In a few weeks, as we begin to make more stink bug control decisions in soybeans, we will have to work more with the pyrethroid chemistry to suppress the brown stink bugs in the complex. Research trials across the south point to bifenthrin as their superior pyrethroid for brown stink bugs in soybeans. We can improve the percent control by using the higher labeled rates.

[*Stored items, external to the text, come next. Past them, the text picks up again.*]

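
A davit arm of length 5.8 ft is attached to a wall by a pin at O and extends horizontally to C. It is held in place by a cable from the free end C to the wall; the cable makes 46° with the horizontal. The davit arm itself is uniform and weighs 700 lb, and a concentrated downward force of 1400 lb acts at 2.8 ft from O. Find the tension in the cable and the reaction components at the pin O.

T = 1426 lb, O_x = 990.7 lb, O_y = 1074 lb

ΣM about O: T·sin46°·5.8 − 700·2.9 − 1400·2.8 = 0 → T = 5950/(5.8·0.71934) = 1426.12 ≈ 1426 lb.
ΣF_x = 0: O_x − T·cos46° = 0 → O_x = 1426.12 × 0.694658 = 990.7 lb.
ΣF_y = 0: O_y + T·sin46° − 700 − 1400 = 0 → O_y = 2100 − 1426.12 × 0.71934 = 1074 lb.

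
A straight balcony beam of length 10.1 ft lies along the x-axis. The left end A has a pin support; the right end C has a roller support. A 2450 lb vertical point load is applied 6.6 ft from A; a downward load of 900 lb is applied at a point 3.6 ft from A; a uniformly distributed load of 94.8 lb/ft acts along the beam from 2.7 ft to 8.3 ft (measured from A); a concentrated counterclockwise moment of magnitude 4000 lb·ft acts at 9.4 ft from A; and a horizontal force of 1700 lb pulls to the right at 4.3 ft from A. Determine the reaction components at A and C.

A_x = -1700 lb, A_y = 2066 lb, C_y = 1815 lb

Resultant of the distributed load: 94.8 × 5.6 = 530.88 lb at 5.5 ft from A.
Moments about A: C_y·10.1 − 2450·6.6 − 900·3.6 − (94.8·5.6)·5.5 + 4000 = 0 → C_y = 18329.84/10.1 = 1814.84 ≈ 1815 lb.
ΣF_y = 0: A_y + 1814.84 − 2450 − 900 − 94.8·5.6 = 0 → A_y = 2066 lb.
ΣF_x = 0: A_x + 1700 = 0 → A_x = -1700 lb.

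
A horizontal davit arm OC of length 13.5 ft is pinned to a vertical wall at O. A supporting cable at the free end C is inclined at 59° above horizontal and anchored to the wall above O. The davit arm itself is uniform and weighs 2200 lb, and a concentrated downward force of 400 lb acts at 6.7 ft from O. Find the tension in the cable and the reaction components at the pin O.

T = 1515 lb, O_x = 780.2 lb, O_y = 1301 lb

ΣM about O: T·sin59°·13.5 − 2200·6.75 − 400·6.7 = 0 → T = 17530/(13.5·0.857167) = 1514.9 ≈ 1515 lb.
ΣF_x = 0: O_x − T·cos59° = 0 → O_x = 1514.9 × 0.515038 = 780.2 lb.
ΣF_y = 0: O_y + T·sin59° − 2200 − 400 = 0 → O_y = 2600 − 1514.9 × 0.857167 = 1301 lb.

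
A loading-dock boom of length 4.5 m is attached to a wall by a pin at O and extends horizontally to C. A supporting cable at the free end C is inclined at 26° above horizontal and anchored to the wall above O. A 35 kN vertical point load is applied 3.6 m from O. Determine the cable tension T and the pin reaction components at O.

T = 63.87 kN, O_x = 57.41 kN, O_y = 7.000 kN

ΣM about O: T·sin26°·4.5 − 35·3.6 = 0 → T = 126/(4.5·0.438371) = 63.8728 ≈ 63.87 kN.
ΣF_x = 0: O_x − T·cos26° = 0 → O_x = 63.8728 × 0.898794 = 57.41 kN.
ΣF_y = 0: O_y + T·sin26° − 35 = 0 → O_y = 35 − 63.8728 × 0.438371 = 7.000 kN.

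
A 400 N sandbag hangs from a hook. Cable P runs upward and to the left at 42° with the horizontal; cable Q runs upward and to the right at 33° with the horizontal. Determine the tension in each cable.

ΣF_x = 0: −T_P·cos42° + T_Q·cos33° = 0 → T_Q = 0.886099·T_P.
ΣF_y = 0: T_P·sin42° + T_Q·sin33° = 400.
Substitute: T_P·(0.669131 + 0.886099·0.544639) = 400 → T_P = 347.302 ≈ 347.3 N.
Then T_Q = 0.886099 × 347.302 = 307.7 N.

T_P = 347.3 N, T_Q = 307.7 N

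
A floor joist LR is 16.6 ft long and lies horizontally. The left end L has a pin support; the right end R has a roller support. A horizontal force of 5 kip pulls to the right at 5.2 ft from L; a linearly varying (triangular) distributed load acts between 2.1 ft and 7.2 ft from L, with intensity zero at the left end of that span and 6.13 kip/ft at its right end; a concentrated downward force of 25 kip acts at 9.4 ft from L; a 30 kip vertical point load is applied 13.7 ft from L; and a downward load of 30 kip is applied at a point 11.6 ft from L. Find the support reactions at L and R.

Resultant of the triangular load: ½ × 6.13 × 5.1 = 15.6315 kip, acting at 5.5 ft from L (one-third of the span from the peak).
ΣM about L: R_y·16.6 − (½·6.13·5.1)·5.5 − 25·9.4 − 30·13.7 − 30·11.6 = 0 → R_y = 1079.97325/16.6 = 65.0586 ≈ 65.06 kip.
ΣF_y = 0: L_y + 65.0586 − ½·6.13·5.1 − 25 − 30 − 30 = 0 → L_y = 35.57 kip.
ΣF_x = 0: L_x + 5 = 0 → L_x = -5.000 kip.

L_x = -5.000 kip, L_y = 35.57 kip, R_y = 65.06 kip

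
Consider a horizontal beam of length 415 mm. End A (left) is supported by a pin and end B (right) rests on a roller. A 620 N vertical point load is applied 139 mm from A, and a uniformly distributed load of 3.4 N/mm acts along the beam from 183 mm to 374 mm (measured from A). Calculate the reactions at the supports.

A_x = 0, A_y = 625.9 N, B_y = 643.5 N

Resultant of the distributed load: 3.4 × 191 = 649.4 N at 278.5 mm from A.
Moments about A: B_y·415 − 620·139 − (3.4·191)·278.5 = 0 → B_y = 267037.9/415 = 643.465 ≈ 643.5 N.
ΣF_y = 0: A_y + 643.465 − 620 − 3.4·191 = 0 → A_y = 625.9 N.
ΣF_x = 0: no horizontal applied forces, so A_x = 0.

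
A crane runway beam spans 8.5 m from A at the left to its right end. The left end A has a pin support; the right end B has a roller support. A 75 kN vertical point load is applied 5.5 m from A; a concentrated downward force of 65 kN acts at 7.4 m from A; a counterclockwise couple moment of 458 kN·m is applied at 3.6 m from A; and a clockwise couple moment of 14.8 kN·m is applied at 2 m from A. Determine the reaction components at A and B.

A_x = 0, A_y = 87.02 kN, B_y = 52.98 kN

Moments about A: B_y·8.5 − 75·5.5 − 65·7.4 + 458 − 14.8 = 0 → B_y = 450.3/8.5 = 52.9765 ≈ 52.98 kN.
ΣF_y = 0: A_y + 52.9765 − 75 − 65 = 0 → A_y = 87.02 kN.
ΣF_x = 0: no horizontal applied forces, so A_x = 0.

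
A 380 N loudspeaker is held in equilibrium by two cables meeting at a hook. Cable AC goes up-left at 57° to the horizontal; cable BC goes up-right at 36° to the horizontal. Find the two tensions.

T_AC = 307.8 N, T_BC = 207.2 N

ΣF_x = 0: −T_AC·cos57° + T_BC·cos36° = 0 → T_BC = 0.673211·T_AC.
ΣF_y = 0: T_AC·sin57° + T_BC·sin36° = 380.
Substitute: T_AC·(0.838671 + 0.673211·0.587785) = 380 → T_AC = 307.848 ≈ 307.8 N.
Then T_BC = 0.673211 × 307.848 = 207.2 N.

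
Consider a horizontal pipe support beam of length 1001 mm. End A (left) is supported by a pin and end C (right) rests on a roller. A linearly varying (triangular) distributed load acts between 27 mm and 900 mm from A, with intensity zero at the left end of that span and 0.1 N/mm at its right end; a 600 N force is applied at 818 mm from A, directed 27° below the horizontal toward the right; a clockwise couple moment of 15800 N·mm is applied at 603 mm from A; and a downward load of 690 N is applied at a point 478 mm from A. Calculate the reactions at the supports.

A_x = -534.6 N, A_y = 411.6 N, C_y = 594.4 N

Resultant of the triangular load: ½ × 0.1 × 873 = 43.65 N, acting at 609 mm from A (one-third of the span from the peak).
Taking moments about A: C_y·1001 − (½·0.1·873)·609 − 600·sin27°·818 − 15800 − 690·478 = 0 → C_y = 595021/1001 = 594.427 ≈ 594.4 N.
ΣF_y = 0: A_y + 594.427 − ½·0.1·873 − 600·sin27° − 690 = 0 → A_y = 411.6 N.
ΣF_x = 0: A_x + 600·cos27° = 0 → A_x = -534.6 N.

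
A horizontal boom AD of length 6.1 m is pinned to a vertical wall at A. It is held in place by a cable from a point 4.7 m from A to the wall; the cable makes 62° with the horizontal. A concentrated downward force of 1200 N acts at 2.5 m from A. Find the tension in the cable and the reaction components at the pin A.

T = 722.9 N, A_x = 339.4 N, A_y = 561.7 N

ΣM about A: T·sin62°·4.7 − 1200·2.5 = 0 → T = 3000/(4.7·0.882948) = 722.917 ≈ 722.9 N.
ΣF_x = 0: A_x − T·cos62° = 0 → A_x = 722.917 × 0.469472 = 339.4 N.
ΣF_y = 0: A_y + T·sin62° − 1200 = 0 → A_y = 1200 − 722.917 × 0.882948 = 561.7 N.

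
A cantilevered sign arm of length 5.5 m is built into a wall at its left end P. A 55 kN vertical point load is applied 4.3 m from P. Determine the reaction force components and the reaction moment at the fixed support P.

P_x = 0, P_y = 55.00 kN, M_P = 236.5 kN·m

ΣF_x = 0: P_x = 0.
ΣF_y = 0: P_y − 55 = 0 → P_y = 55.00 kN.
ΣM about P: M_P − 55·4.3 = 0 → M_P = 236.5 kN·m.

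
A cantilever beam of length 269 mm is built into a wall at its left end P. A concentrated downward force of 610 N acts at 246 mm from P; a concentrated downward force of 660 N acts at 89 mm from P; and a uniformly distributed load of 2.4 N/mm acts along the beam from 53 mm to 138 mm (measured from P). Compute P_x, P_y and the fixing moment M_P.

P_x = 0, P_y = 1474 N, M_P = 228300 N·mm

Resultant of the distributed load: 2.4 × 85 = 204 N at 95.5 mm from P.
ΣF_x = 0: P_x = 0.
ΣF_y = 0: P_y − 610 − 660 − 2.4·85 = 0 → P_y = 1474 N.
ΣM about P: M_P − 610·246 − 660·89 − (2.4·85)·95.5 = 0 → M_P = 228300 N·mm.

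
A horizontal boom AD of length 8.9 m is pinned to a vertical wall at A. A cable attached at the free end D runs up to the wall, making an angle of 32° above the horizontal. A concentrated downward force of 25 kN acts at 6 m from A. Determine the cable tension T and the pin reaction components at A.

T = 31.80 kN, A_x = 26.97 kN, A_y = 8.146 kN

ΣM about A: T·sin32°·8.9 − 25·6 = 0 → T = 150/(8.9·0.529919) = 31.8047 ≈ 31.80 kN.
ΣF_x = 0: A_x − T·cos32° = 0 → A_x = 31.8047 × 0.848048 = 26.97 kN.
ΣF_y = 0: A_y + T·sin32° − 25 = 0 → A_y = 25 − 31.8047 × 0.529919 = 8.146 kN.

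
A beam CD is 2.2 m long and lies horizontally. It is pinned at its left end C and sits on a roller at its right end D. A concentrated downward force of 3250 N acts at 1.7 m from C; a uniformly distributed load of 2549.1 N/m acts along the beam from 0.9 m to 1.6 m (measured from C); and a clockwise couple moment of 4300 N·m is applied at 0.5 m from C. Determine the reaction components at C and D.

C_x = 0, C_y = -445.4 N, D_y = 5480 N

Resultant of the distributed load: 2549.1 × 0.7 = 1784.37 N at 1.25 m from C.
Taking moments about C: D_y·2.2 − 3250·1.7 − (2549.1·0.7)·1.25 − 4300 = 0 → D_y = 12055.4625/2.2 = 5479.76 ≈ 5480 N.
ΣF_y = 0: C_y + 5479.76 − 3250 − 2549.1·0.7 = 0 → C_y = -445.4 N.
ΣF_x = 0: no horizontal applied forces, so C_x = 0.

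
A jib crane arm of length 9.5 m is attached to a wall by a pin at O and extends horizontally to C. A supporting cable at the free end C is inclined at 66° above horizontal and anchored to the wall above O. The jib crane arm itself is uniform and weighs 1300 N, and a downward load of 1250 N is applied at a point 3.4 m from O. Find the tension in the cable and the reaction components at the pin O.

ΣM about O: T·sin66°·9.5 − 1300·4.75 − 1250·3.4 = 0 → T = 10425/(9.5·0.913545) = 1201.22 ≈ 1201 N.
ΣF_x = 0: O_x − T·cos66° = 0 → O_x = 1201.22 × 0.406737 = 488.6 N.
ΣF_y = 0: O_y + T·sin66° − 1300 − 1250 = 0 → O_y = 2550 − 1201.22 × 0.913545 = 1453 N.

T = 1201 N, O_x = 488.6 N, O_y = 1453 N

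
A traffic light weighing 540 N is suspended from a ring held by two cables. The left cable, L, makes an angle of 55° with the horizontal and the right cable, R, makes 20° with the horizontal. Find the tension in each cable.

ΣF_x = 0: −T_L·cos55° + T_R·cos20° = 0 → T_R = 0.610387·T_L.
ΣF_y = 0: T_L·sin55° + T_R·sin20° = 540.
Substitute: T_L·(0.819152 + 0.610387·0.34202) = 540 → T_L = 525.334 ≈ 525.3 N.
Then T_R = 0.610387 × 525.334 = 320.7 N.

T_L = 525.3 N, T_R = 320.7 N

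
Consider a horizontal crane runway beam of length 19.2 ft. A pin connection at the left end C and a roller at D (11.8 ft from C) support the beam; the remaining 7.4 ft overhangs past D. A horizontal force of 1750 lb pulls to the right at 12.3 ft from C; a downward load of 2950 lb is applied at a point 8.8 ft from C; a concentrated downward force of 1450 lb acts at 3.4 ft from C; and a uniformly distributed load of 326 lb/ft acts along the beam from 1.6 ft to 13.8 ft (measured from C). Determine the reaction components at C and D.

C_x = -1750 lb, C_y = 3164 lb, D_y = 5213 lb

Resultant of the distributed load: 326 × 12.2 = 3977.2 lb at 7.7 ft from C.
ΣM about C: D_y·11.8 − 2950·8.8 − 1450·3.4 − (326·12.2)·7.7 = 0 → D_y = 61514.44/11.8 = 5213.09 ≈ 5213 lb.
ΣF_y = 0: C_y + 5213.09 − 2950 − 1450 − 326·12.2 = 0 → C_y = 3164 lb.
ΣF_x = 0: C_x + 1750 = 0 → C_x = -1750 lb.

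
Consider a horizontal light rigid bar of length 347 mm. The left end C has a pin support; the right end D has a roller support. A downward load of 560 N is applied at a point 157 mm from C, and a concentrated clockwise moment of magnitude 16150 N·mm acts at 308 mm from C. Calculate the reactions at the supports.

ΣM about C: D_y·347 − 560·157 − 16150 = 0 → D_y = 104070/347 = 299.914 ≈ 299.9 N.
ΣF_y = 0: C_y + 299.914 − 560 = 0 → C_y = 260.1 N.
ΣF_x = 0: no horizontal applied forces, so C_x = 0.

C_x = 0, C_y = 260.1 N, D_y = 299.9 N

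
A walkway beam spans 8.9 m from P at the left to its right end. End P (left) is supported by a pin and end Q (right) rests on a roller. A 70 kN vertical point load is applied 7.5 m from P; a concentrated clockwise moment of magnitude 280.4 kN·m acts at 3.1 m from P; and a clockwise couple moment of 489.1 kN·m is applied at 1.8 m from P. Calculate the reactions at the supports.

P_x = 0, P_y = -75.45 kN, Q_y = 145.4 kN

Moments about P: Q_y·8.9 − 70·7.5 − 280.4 − 489.1 = 0 → Q_y = 1294.5/8.9 = 145.449 ≈ 145.4 kN.
ΣF_y = 0: P_y + 145.449 − 70 = 0 → P_y = -75.45 kN.
ΣF_x = 0: no horizontal applied forces, so P_x = 0.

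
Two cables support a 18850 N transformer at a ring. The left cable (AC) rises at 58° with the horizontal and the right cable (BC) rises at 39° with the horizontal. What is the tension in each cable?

T_AC = 14760 N, T_BC = 10060 N

ΣF_x = 0: −T_AC·cos58° + T_BC·cos39° = 0 → T_BC = 0.681879·T_AC.
ΣF_y = 0: T_AC·sin58° + T_BC·sin39° = 18850.
Substitute: T_AC·(0.848048 + 0.681879·0.62932) = 18850 → T_AC = 14759.2 ≈ 14760 N.
Then T_BC = 0.681879 × 14759.2 = 10060 N.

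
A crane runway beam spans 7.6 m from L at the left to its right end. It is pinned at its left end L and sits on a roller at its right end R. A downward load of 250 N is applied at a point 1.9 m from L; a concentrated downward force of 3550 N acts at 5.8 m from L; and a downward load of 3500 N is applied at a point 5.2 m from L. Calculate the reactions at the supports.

L_x = 0, L_y = 2134 N, R_y = 5166 N

Moments about L: R_y·7.6 − 250·1.9 − 3550·5.8 − 3500·5.2 = 0 → R_y = 39265/7.6 = 5166.45 ≈ 5166 N.
ΣF_y = 0: L_y + 5166.45 − 250 − 3550 − 3500 = 0 → L_y = 2134 N.
ΣF_x = 0: no horizontal applied forces, so L_x = 0.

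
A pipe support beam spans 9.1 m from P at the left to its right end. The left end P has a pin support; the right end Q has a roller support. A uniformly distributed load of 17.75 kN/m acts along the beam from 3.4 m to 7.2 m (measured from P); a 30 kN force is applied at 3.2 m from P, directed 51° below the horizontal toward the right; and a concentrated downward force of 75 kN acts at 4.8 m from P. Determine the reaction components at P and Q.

P_x = -18.88 kN, P_y = 78.72 kN, Q_y = 87.04 kN

Resultant of the distributed load: 17.75 × 3.8 = 67.45 kN at 5.3 m from P.
Moments about P: Q_y·9.1 − (17.75·3.8)·5.3 − 30·sin51°·3.2 − 75·4.8 = 0 → Q_y = 792.091/9.1 = 87.043 ≈ 87.04 kN.
ΣF_y = 0: P_y + 87.043 − 17.75·3.8 − 30·sin51° − 75 = 0 → P_y = 78.72 kN.
ΣF_x = 0: P_x + 30·cos51° = 0 → P_x = -18.88 kN.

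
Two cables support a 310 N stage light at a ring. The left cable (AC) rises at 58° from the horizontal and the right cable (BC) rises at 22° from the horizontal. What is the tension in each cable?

T_AC = 291.9 N, T_BC = 166.8 N

ΣF_x = 0: −T_AC·cos58° + T_BC·cos22° = 0 → T_BC = 0.571536·T_AC.
ΣF_y = 0: T_AC·sin58° + T_BC·sin22° = 310.
Substitute: T_AC·(0.848048 + 0.571536·0.374607) = 310 → T_AC = 291.861 ≈ 291.9 N.
Then T_BC = 0.571536 × 291.861 = 166.8 N.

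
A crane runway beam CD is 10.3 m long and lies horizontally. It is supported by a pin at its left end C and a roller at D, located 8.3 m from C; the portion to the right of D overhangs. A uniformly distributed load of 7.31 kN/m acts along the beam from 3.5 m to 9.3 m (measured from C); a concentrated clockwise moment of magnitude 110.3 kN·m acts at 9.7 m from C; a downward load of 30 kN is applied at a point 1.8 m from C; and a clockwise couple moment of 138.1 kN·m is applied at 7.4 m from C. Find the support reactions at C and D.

C_x = 0, C_y = 3.272 kN, D_y = 69.13 kN

Resultant of the distributed load: 7.31 × 5.8 = 42.398 kN at 6.4 m from C.
Moments about C: D_y·8.3 − (7.31·5.8)·6.4 − 110.3 − 30·1.8 − 138.1 = 0 → D_y = 573.7472/8.3 = 69.1262 ≈ 69.13 kN.
ΣF_y = 0: C_y + 69.1262 − 7.31·5.8 − 30 = 0 → C_y = 3.272 kN.
ΣF_x = 0: no horizontal applied forces, so C_x = 0.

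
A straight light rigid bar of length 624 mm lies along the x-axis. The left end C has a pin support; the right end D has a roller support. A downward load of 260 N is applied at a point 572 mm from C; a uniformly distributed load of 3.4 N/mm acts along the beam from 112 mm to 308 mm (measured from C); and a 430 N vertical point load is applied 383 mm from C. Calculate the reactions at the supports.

Resultant of the distributed load: 3.4 × 196 = 666.4 N at 210 mm from C.
ΣM about C: D_y·624 − 260·572 − (3.4·196)·210 − 430·383 = 0 → D_y = 453354/624 = 726.529 ≈ 726.5 N.
ΣF_y = 0: C_y + 726.529 − 260 − 3.4·196 − 430 = 0 → C_y = 629.9 N.
ΣF_x = 0: no horizontal applied forces, so C_x = 0.

C_x = 0, C_y = 629.9 N, D_y = 726.5 N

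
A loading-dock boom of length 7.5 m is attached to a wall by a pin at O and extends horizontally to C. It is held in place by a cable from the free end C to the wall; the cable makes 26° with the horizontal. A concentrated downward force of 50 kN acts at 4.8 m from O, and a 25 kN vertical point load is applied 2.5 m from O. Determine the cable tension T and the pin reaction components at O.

T = 92.01 kN, O_x = 82.70 kN, O_y = 34.67 kN

ΣM about O: T·sin26°·7.5 − 50·4.8 − 25·2.5 = 0 → T = 302.5/(7.5·0.438371) = 92.0073 ≈ 92.01 kN.
ΣF_x = 0: O_x − T·cos26° = 0 → O_x = 92.0073 × 0.898794 = 82.70 kN.
ΣF_y = 0: O_y + T·sin26° − 50 − 25 = 0 → O_y = 75 − 92.0073 × 0.438371 = 34.67 kN.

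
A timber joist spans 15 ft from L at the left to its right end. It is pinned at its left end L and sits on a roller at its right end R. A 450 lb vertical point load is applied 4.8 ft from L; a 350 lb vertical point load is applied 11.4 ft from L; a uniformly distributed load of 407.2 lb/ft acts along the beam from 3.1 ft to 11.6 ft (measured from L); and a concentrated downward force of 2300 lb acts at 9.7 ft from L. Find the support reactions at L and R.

Resultant of the distributed load: 407.2 × 8.5 = 3461.2 lb at 7.35 ft from L.
ΣM about L: R_y·15 − 450·4.8 − 350·11.4 − (407.2·8.5)·7.35 − 2300·9.7 = 0 → R_y = 53899.82/15 = 3593.32 ≈ 3593 lb.
ΣF_y = 0: L_y + 3593.32 − 450 − 350 − 407.2·8.5 − 2300 = 0 → L_y = 2968 lb.
ΣF_x = 0: no horizontal applied forces, so L_x = 0.

L_x = 0, L_y = 2968 lb, R_y = 3593 lb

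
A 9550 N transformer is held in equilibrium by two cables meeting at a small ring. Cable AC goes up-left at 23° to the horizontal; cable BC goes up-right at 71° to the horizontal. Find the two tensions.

T_AC = 3117 N, T_BC = 8812 N

ΣF_x = 0: −T_AC·cos23° + T_BC·cos71° = 0 → T_BC = 2.82738·T_AC.
ΣF_y = 0: T_AC·sin23° + T_BC·sin71° = 9550.
Substitute: T_AC·(0.390731 + 2.82738·0.945519) = 9550 → T_AC = 3116.77 ≈ 3117 N.
Then T_BC = 2.82738 × 3116.77 = 8812 N.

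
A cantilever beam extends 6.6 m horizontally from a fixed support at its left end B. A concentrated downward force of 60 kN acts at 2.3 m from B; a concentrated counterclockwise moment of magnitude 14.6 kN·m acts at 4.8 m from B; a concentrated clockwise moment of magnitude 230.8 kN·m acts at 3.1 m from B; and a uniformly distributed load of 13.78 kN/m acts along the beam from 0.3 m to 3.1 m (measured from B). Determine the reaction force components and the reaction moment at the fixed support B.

Resultant of the distributed load: 13.78 × 2.8 = 38.584 kN at 1.7 m from B.
ΣF_x = 0: B_x = 0.
ΣF_y = 0: B_y − 60 − 13.78·2.8 = 0 → B_y = 98.58 kN.
ΣM about B: M_B − 60·2.3 + 14.6 − 230.8 − (13.78·2.8)·1.7 = 0 → M_B = 419.8 kN·m.

B_x = 0, B_y = 98.58 kN, M_B = 419.8 kN·m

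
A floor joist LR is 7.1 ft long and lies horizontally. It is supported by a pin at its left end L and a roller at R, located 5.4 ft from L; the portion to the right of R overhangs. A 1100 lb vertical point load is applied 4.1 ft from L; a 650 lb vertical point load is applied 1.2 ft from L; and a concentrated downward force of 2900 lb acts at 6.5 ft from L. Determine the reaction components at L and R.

L_x = 0, L_y = 179.6 lb, R_y = 4470 lb

ΣM about L: R_y·5.4 − 1100·4.1 − 650·1.2 − 2900·6.5 = 0 → R_y = 24140/5.4 = 4470.37 ≈ 4470 lb.
ΣF_y = 0: L_y + 4470.37 − 1100 − 650 − 2900 = 0 → L_y = 179.6 lb.
ΣF_x = 0: no horizontal applied forces, so L_x = 0.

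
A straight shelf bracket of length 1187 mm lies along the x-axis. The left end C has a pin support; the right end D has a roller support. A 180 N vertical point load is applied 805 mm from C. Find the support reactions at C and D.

Taking moments about C: D_y·1187 − 180·805 = 0 → D_y = 144900/1187 = 122.072 ≈ 122.1 N.
ΣF_y = 0: C_y + 122.072 − 180 = 0 → C_y = 57.93 N.
ΣF_x = 0: no horizontal applied forces, so C_x = 0.

C_x = 0, C_y = 57.93 N, D_y = 122.1 N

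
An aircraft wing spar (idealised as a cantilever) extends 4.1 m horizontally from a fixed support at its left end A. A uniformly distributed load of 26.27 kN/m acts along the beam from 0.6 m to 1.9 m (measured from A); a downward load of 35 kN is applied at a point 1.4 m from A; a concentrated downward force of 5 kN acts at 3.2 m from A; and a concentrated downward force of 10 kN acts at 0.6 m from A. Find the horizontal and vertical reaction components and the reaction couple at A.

A_x = 0, A_y = 84.15 kN, M_A = 113.7 kN·m

Resultant of the distributed load: 26.27 × 1.3 = 34.151 kN at 1.25 m from A.
ΣF_x = 0: A_x = 0.
ΣF_y = 0: A_y − 26.27·1.3 − 35 − 5 − 10 = 0 → A_y = 84.15 kN.
ΣM about A: M_A − (26.27·1.3)·1.25 − 35·1.4 − 5·3.2 − 10·0.6 = 0 → M_A = 113.7 kN·m.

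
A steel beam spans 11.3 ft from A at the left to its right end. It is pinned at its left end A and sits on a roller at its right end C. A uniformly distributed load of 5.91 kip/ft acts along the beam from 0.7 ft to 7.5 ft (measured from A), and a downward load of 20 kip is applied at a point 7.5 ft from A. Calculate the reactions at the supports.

Resultant of the distributed load: 5.91 × 6.8 = 40.188 kip at 4.1 ft from A.
Taking moments about A: C_y·11.3 − (5.91·6.8)·4.1 − 20·7.5 = 0 → C_y = 314.7708/11.3 = 27.8558 ≈ 27.86 kip.
ΣF_y = 0: A_y + 27.8558 − 5.91·6.8 − 20 = 0 → A_y = 32.33 kip.
ΣF_x = 0: no horizontal applied forces, so A_x = 0.

A_x = 0, A_y = 32.33 kip, C_y = 27.86 kip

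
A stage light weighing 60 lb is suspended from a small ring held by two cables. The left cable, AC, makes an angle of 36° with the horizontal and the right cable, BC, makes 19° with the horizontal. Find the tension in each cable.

T_AC = 69.26 lb, T_BC = 59.26 lb

ΣF_x = 0: −T_AC·cos36° + T_BC·cos19° = 0 → T_BC = 0.855633·T_AC.
ΣF_y = 0: T_AC·sin36° + T_BC·sin19° = 60.
Substitute: T_AC·(0.587785 + 0.855633·0.325568) = 60 → T_AC = 69.2559 ≈ 69.26 lb.
Then T_BC = 0.855633 × 69.2559 = 59.26 lb.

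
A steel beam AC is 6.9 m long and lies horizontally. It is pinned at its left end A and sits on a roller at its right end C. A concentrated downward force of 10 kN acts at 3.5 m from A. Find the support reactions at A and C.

ΣM about A: C_y·6.9 − 10·3.5 = 0 → C_y = 35/6.9 = 5.07246 ≈ 5.072 kN.
ΣF_y = 0: A_y + 5.07246 − 10 = 0 → A_y = 4.928 kN.
ΣF_x = 0: no horizontal applied forces, so A_x = 0.

A_x = 0, A_y = 4.928 kN, C_y = 5.072 kN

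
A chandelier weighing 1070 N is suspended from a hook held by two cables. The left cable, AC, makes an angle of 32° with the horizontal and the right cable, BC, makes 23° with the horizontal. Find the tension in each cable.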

Back to cotton, here is how we suggest making treatment decisions. First, select a minimum of 25 ten to twelve day old bolls that are still soft to the touch and can be crushed by hand. Select more bolls from at least two locations from larger fields. Crush these bolls and observe for internal injury. Note, it may make this process faster by first separating the bolls with external feeding signs from those that have none. First, crush the bolls with external feeding only and determine the percent that have internal injury. If a threshold is reached, then the remainder of the bolls with no external feeding signs will not need to be crushed. Internal damage may consist of one or more warts on the inside of the boll wall, damaged seed or stained lint. Second, the decision maker needs to know how long that particular field has been in the blooming stage. Most stink bug injury and loss is coming during weeks three though five or six of bloom. This is the period when most harvestable bolls are being set.
In Alabama, I suggest using a 10% internal damage threshold during weeks three though six of bloom. An insecticide application will usually suppress stink bug numbers for seven to ten days unless a field borders another untreated crop with high numbers of stink bugs. If has been my experience that stink bugs do not move rapidly across fields like plant bugs as they reinfest. The first four to ten rows adjacent to corn or peanuts seem to get most of the migration initially.
In our heaviest stink bugs years, cotton in the coastal plains of the southeast have required up to four applications. Under most conditions however, only two or three sprays may be warranted.
One last thing I will mention today is that, in the past, stink bugs seem to cause more internal boll damage in wet seasons than in dry seasons. That being the case, and unless the weather changes, we need to be extra cautious of stink bug damage to cotton in 2013.